When the family reconvened for dinner, Earl spoke a quick blessing before they ate. He’d barely finished before Grammy Lee launched into a tirade over being served soft tacos with refried beans.

“What’s this mush?” she demanded of no one in particular. “I still got my teeth, ya know.” She plucked her dentures from her mouth and waved them around for everyone to see. “How about a nice piece of meat—one you gotta cut with a knife, not slurp up like pig slop?”

“We had rib eyes earlier this week, Grammy,” Maggie said calmly. “You know we can’t have steak all the time. They’re too expensive.”

“At least tomorrow’s Sunday,” Grammy mumbled, glaring at her plate with her cataract-clouded eyes. “That means ham or bacon.” She took a bite of beans and grimaced. “You at least gonna make some cinnamon rolls?” she asked Maggie.

“From scratch,” Maggie replied cheerfully, passing her husband a bowl of shredded cheese. Cooper was amazed by how her mother was able to listen to Grammy’s cantankerous remarks without ever getting ruffled.

“So I see you’re goin’ to church tomorrow, girlie.” Grammy pointed her fork at Cooper. “What brought this on?

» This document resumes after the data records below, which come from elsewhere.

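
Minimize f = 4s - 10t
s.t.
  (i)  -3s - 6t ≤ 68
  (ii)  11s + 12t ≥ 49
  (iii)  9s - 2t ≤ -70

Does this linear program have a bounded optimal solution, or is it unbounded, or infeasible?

unbounded

From the feasible point (-371/65, 1211/130), moving in the direction (2, 9) keeps every constraint satisfied while f decreases without bound.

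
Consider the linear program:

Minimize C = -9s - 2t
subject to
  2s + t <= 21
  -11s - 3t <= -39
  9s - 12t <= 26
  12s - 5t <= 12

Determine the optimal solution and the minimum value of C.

Corner points and C = -9s - 2t:
  (-24/5, 153/5) → C = -18
  (117/22, 114/11) → C = -1509/22
  (33/13, 48/13) → C = -393/13

The optimum lies where 2s + t = 21 and 12s - 5t = 12.
Solving simultaneously gives s = 117/22, t = 114/11.

s = 117/22, t = 114/11, minimum C = -1509/22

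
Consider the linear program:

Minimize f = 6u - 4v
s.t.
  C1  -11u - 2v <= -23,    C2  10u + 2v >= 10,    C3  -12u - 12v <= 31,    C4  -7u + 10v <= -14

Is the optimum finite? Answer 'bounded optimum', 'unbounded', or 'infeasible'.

bounded optimum

Extreme points and f = 6u - 4v:
  (169/54, -617/108) → f = 1124/27
  (129/62, 7/124) → f = 380/31
The feasible region has finitely many vertices and no improving ray; the minimum is 380/31 at (129/62, 7/124).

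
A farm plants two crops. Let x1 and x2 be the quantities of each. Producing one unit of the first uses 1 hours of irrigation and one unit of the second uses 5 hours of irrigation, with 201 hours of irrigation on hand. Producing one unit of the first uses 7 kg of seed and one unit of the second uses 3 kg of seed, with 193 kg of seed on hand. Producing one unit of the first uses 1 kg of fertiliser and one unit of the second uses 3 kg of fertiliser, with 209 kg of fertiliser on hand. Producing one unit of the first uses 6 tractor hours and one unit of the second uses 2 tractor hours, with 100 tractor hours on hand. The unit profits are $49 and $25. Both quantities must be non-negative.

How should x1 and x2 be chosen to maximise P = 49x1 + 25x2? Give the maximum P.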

You got a cravin’ to listen to those tone-deaf songbirds with us, Granddaughter? I don’t think there’s a single member under fifty. You’d best go where the young folks are.” She cackled and then went on to remind them that she had been married for twenty years, a mother for fifteen years, and the owner of her own farm stand for ten years by the time she turned thirty-five.

“How’d you know I was planning to go to church tomorrow?” Cooper asked in surprise. “I only made up my mind a little while ago while I was working in the garden.”

“How did I know?” Grammy guffawed, spraying the table in front of her with bits of refried beans. “Because my room is right next to the washin’ machine. You left the iron out to cool down and you haven’t ironed anythin’ since you graduated from high school.” She took a sip of iced tea and choked down the rest of the beans. “I figured you were either goin’ to church or on a date.” She gave Cooper an assessing glance and made it clear that she didn’t approve of what she saw. “I’m bettin’ on church.”